The Stone Roses: Made of Stone Movie Review
Made by a fan for fans, this documentary explores the iconic English rock band through raw adoration rather than a detailed narrative. But Shane Meadows (This Is England) is a seriously gifted filmmaker, and his approach wins us over by focussing on the bandmates' personalities, their passion for the music and their fans' devotion to them.
Childhood friends Ian Brown and John Squire formed the Stone Roses in Manchester in 1984, then set about to show the world that they were the greatest rock band ever. It took five years and a number of rotating bandmates until the lineup settled down with Ian, John, Reni (Alan Wren) and Mani (Gary Mounfield), and their first album in 1989 was a landmark hit. It took them five more years to release their second album, and that period was marked with terrible battles both within the band and with their record label and management.
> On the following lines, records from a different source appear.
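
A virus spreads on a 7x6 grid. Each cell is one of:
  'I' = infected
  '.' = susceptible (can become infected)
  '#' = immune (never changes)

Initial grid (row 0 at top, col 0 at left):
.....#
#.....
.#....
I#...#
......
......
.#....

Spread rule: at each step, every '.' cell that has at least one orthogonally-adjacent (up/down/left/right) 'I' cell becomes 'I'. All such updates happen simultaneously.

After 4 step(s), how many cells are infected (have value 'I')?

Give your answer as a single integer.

Answer: 11

Derivation:
Step 0 (initial): 1 infected
Step 1: +2 new -> 3 infected
Step 2: +2 new -> 5 infected
Step 3: +3 new -> 8 infected
Step 4: +3 new -> 11 infected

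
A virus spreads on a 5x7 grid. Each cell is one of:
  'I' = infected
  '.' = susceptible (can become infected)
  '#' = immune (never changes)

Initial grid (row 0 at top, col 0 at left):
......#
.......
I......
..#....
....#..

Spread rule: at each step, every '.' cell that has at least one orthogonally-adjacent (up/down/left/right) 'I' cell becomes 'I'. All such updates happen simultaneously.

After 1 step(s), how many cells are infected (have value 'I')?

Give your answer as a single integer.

Step 0 (initial): 1 infected
Step 1: +3 new -> 4 infected

Answer: 4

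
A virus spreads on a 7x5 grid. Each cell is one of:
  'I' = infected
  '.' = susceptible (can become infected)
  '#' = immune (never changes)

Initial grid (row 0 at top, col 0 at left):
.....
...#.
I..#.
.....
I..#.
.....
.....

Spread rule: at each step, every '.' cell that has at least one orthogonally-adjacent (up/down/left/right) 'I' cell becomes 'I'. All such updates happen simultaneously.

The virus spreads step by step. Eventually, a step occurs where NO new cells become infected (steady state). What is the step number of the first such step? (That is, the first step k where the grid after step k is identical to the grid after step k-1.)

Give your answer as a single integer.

Answer: 8

Derivation:
Step 0 (initial): 2 infected
Step 1: +5 new -> 7 infected
Step 2: +7 new -> 14 infected
Step 3: +5 new -> 19 infected
Step 4: +4 new -> 23 infected
Step 5: +4 new -> 27 infected
Step 6: +4 new -> 31 infected
Step 7: +1 new -> 32 infected
Step 8: +0 new -> 32 infected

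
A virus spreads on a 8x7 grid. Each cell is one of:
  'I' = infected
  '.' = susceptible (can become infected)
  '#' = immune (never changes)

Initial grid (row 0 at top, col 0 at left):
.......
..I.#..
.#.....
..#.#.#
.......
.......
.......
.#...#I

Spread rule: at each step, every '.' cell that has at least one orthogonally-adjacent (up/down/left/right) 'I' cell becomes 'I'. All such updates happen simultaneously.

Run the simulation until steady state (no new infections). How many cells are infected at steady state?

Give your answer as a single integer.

Answer: 49

Derivation:
Step 0 (initial): 2 infected
Step 1: +5 new -> 7 infected
Step 2: +6 new -> 13 infected
Step 3: +8 new -> 21 infected
Step 4: +8 new -> 29 infected
Step 5: +11 new -> 40 infected
Step 6: +6 new -> 46 infected
Step 7: +2 new -> 48 infected
Step 8: +1 new -> 49 infected
Step 9: +0 new -> 49 infected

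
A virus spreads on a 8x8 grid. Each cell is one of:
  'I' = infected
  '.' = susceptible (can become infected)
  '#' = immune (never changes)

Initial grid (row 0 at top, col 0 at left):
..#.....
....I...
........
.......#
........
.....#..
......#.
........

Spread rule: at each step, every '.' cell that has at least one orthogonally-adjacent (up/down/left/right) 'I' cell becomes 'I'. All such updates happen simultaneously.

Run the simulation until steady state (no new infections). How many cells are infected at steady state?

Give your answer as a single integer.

Step 0 (initial): 1 infected
Step 1: +4 new -> 5 infected
Step 2: +7 new -> 12 infected
Step 3: +8 new -> 20 infected
Step 4: +10 new -> 30 infected
Step 5: +7 new -> 37 infected
Step 6: +8 new -> 45 infected
Step 7: +6 new -> 51 infected
Step 8: +5 new -> 56 infected
Step 9: +3 new -> 59 infected
Step 10: +1 new -> 60 infected
Step 11: +0 new -> 60 infected

Answer: 60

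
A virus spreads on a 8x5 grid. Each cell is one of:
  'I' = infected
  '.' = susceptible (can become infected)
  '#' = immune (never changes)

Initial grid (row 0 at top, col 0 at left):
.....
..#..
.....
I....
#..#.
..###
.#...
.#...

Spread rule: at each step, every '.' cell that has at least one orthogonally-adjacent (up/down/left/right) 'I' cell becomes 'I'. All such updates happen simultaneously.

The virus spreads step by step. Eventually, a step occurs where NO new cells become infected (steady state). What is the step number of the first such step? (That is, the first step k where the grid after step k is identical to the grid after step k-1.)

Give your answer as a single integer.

Answer: 8

Derivation:
Step 0 (initial): 1 infected
Step 1: +2 new -> 3 infected
Step 2: +4 new -> 7 infected
Step 3: +6 new -> 13 infected
Step 4: +4 new -> 17 infected
Step 5: +5 new -> 22 infected
Step 6: +3 new -> 25 infected
Step 7: +1 new -> 26 infected
Step 8: +0 new -> 26 infected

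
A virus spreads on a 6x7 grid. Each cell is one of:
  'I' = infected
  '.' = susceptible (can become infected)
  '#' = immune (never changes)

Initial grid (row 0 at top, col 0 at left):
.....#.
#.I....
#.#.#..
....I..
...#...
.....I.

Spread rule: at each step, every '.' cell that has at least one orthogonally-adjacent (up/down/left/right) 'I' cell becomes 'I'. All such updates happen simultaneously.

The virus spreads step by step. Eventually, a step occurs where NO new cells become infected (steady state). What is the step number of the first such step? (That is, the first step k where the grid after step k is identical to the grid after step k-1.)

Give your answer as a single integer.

Answer: 6

Derivation:
Step 0 (initial): 3 infected
Step 1: +9 new -> 12 infected
Step 2: +10 new -> 22 infected
Step 3: +7 new -> 29 infected
Step 4: +4 new -> 33 infected
Step 5: +3 new -> 36 infected
Step 6: +0 new -> 36 infected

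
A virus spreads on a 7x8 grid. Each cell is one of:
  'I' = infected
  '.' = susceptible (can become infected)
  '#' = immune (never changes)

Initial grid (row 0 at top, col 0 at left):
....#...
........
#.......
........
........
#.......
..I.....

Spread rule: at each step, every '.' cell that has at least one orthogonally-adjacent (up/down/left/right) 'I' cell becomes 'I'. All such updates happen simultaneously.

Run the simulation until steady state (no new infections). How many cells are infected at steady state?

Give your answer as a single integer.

Answer: 53

Derivation:
Step 0 (initial): 1 infected
Step 1: +3 new -> 4 infected
Step 2: +5 new -> 9 infected
Step 3: +5 new -> 14 infected
Step 4: +7 new -> 21 infected
Step 5: +8 new -> 29 infected
Step 6: +7 new -> 36 infected
Step 7: +7 new -> 43 infected
Step 8: +4 new -> 47 infected
Step 9: +3 new -> 50 infected
Step 10: +2 new -> 52 infected
Step 11: +1 new -> 53 infected
Step 12: +0 new -> 53 infected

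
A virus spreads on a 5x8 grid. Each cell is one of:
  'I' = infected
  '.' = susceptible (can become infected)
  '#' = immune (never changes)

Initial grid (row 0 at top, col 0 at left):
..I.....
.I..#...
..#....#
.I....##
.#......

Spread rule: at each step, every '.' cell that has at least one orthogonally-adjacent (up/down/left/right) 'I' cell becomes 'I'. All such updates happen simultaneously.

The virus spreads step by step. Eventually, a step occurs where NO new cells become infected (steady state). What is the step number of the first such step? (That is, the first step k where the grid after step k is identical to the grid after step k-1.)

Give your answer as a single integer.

Answer: 8

Derivation:
Step 0 (initial): 3 infected
Step 1: +7 new -> 10 infected
Step 2: +7 new -> 17 infected
Step 3: +4 new -> 21 infected
Step 4: +5 new -> 26 infected
Step 5: +4 new -> 30 infected
Step 6: +3 new -> 33 infected
Step 7: +1 new -> 34 infected
Step 8: +0 new -> 34 infected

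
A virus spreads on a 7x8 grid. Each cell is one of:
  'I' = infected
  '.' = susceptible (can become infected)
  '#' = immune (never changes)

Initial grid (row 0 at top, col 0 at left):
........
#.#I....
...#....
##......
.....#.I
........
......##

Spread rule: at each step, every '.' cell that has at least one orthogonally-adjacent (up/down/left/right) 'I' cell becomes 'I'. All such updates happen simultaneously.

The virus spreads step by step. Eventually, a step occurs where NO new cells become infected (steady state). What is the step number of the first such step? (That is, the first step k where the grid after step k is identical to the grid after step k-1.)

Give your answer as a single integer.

Answer: 10

Derivation:
Step 0 (initial): 2 infected
Step 1: +5 new -> 7 infected
Step 2: +7 new -> 14 infected
Step 3: +9 new -> 23 infected
Step 4: +8 new -> 31 infected
Step 5: +5 new -> 36 infected
Step 6: +5 new -> 41 infected
Step 7: +3 new -> 44 infected
Step 8: +3 new -> 47 infected
Step 9: +1 new -> 48 infected
Step 10: +0 new -> 48 infected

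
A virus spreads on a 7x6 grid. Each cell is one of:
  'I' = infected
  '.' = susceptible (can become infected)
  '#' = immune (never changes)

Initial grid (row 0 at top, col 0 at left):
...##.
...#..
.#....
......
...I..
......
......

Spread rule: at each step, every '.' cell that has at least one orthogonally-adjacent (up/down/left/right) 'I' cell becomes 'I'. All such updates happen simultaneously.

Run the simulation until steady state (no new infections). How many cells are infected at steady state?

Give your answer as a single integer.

Answer: 38

Derivation:
Step 0 (initial): 1 infected
Step 1: +4 new -> 5 infected
Step 2: +8 new -> 13 infected
Step 3: +9 new -> 22 infected
Step 4: +7 new -> 29 infected
Step 5: +5 new -> 34 infected
Step 6: +3 new -> 37 infected
Step 7: +1 new -> 38 infected
Step 8: +0 new -> 38 infected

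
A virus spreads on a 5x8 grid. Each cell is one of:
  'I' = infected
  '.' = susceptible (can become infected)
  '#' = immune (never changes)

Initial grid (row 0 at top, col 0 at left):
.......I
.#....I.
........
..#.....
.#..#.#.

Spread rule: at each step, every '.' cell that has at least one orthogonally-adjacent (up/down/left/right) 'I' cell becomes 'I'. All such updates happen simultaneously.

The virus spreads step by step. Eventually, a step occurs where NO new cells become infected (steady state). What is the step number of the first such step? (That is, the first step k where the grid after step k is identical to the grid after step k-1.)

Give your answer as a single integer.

Answer: 10

Derivation:
Step 0 (initial): 2 infected
Step 1: +4 new -> 6 infected
Step 2: +5 new -> 11 infected
Step 3: +5 new -> 16 infected
Step 4: +6 new -> 22 infected
Step 5: +3 new -> 25 infected
Step 6: +3 new -> 28 infected
Step 7: +4 new -> 32 infected
Step 8: +2 new -> 34 infected
Step 9: +1 new -> 35 infected
Step 10: +0 new -> 35 infected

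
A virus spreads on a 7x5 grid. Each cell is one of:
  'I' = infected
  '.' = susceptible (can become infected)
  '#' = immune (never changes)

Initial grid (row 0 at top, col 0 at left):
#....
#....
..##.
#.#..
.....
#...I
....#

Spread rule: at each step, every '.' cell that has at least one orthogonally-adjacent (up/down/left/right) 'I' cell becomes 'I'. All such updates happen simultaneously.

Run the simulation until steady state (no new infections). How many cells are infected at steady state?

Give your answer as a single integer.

Answer: 27

Derivation:
Step 0 (initial): 1 infected
Step 1: +2 new -> 3 infected
Step 2: +4 new -> 7 infected
Step 3: +5 new -> 12 infected
Step 4: +3 new -> 15 infected
Step 5: +5 new -> 20 infected
Step 6: +3 new -> 23 infected
Step 7: +3 new -> 26 infected
Step 8: +1 new -> 27 infected
Step 9: +0 new -> 27 infected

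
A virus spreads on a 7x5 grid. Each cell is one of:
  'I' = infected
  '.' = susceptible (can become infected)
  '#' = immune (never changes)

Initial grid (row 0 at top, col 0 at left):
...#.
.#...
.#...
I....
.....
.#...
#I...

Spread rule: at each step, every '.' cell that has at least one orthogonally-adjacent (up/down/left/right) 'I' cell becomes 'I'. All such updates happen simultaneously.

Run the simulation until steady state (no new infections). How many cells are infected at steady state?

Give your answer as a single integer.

Step 0 (initial): 2 infected
Step 1: +4 new -> 6 infected
Step 2: +6 new -> 12 infected
Step 3: +6 new -> 18 infected
Step 4: +6 new -> 24 infected
Step 5: +4 new -> 28 infected
Step 6: +1 new -> 29 infected
Step 7: +1 new -> 30 infected
Step 8: +0 new -> 30 infected

Answer: 30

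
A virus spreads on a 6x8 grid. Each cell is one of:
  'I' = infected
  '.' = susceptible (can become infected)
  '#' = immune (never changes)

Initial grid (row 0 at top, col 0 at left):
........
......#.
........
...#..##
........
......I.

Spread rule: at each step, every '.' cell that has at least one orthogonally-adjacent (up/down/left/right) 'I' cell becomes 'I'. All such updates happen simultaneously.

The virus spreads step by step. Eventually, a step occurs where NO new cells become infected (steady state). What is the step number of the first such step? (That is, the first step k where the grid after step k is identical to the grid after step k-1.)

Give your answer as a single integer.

Answer: 12

Derivation:
Step 0 (initial): 1 infected
Step 1: +3 new -> 4 infected
Step 2: +3 new -> 7 infected
Step 3: +3 new -> 10 infected
Step 4: +4 new -> 14 infected
Step 5: +5 new -> 19 infected
Step 6: +7 new -> 26 infected
Step 7: +7 new -> 33 infected
Step 8: +5 new -> 38 infected
Step 9: +3 new -> 41 infected
Step 10: +2 new -> 43 infected
Step 11: +1 new -> 44 infected
Step 12: +0 new -> 44 infected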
The band dissolved shortly after Second Coming was released in 1994. Cut to 2011, when these four men reunited to announce their comeback, starting with a major concert in Manchester in June 2012.
Meadows has access to an astonishing array of archival material, including home movies and private photos, vintage TV interviews and performance footage. He pieces this together without narration, letting the bandmates recount their own story, so naturally they skip over the more uncomfortable elements, such as the seven other musicians who came and went over the years. And there are no details about the various fallings out between them. Instead, this collage astutely captures their lively personalities, the way they work and how they come together to play their most memorable songs.
Intercut with this history, Meadows shoots the preparations for the 2012 concert in high-contrast black and white, capturing a couple of private rehearsals with a clever use of split screens before moving on to the warm-up gigs in England and across Europe. Finally, we see the epic Manchester concert in gloriously detailed high-def colour, shot and edited with precision along with a stunningly detailed sound mix. This may be the work of a super-fan who isn't too concerned with exposing their dirty laundry, but it's also accessible to viewers who are only tangentially aware of why the Stone Roses are such a cultural phenomenon. And of course, their ardent followers will be in heaven from start to finish.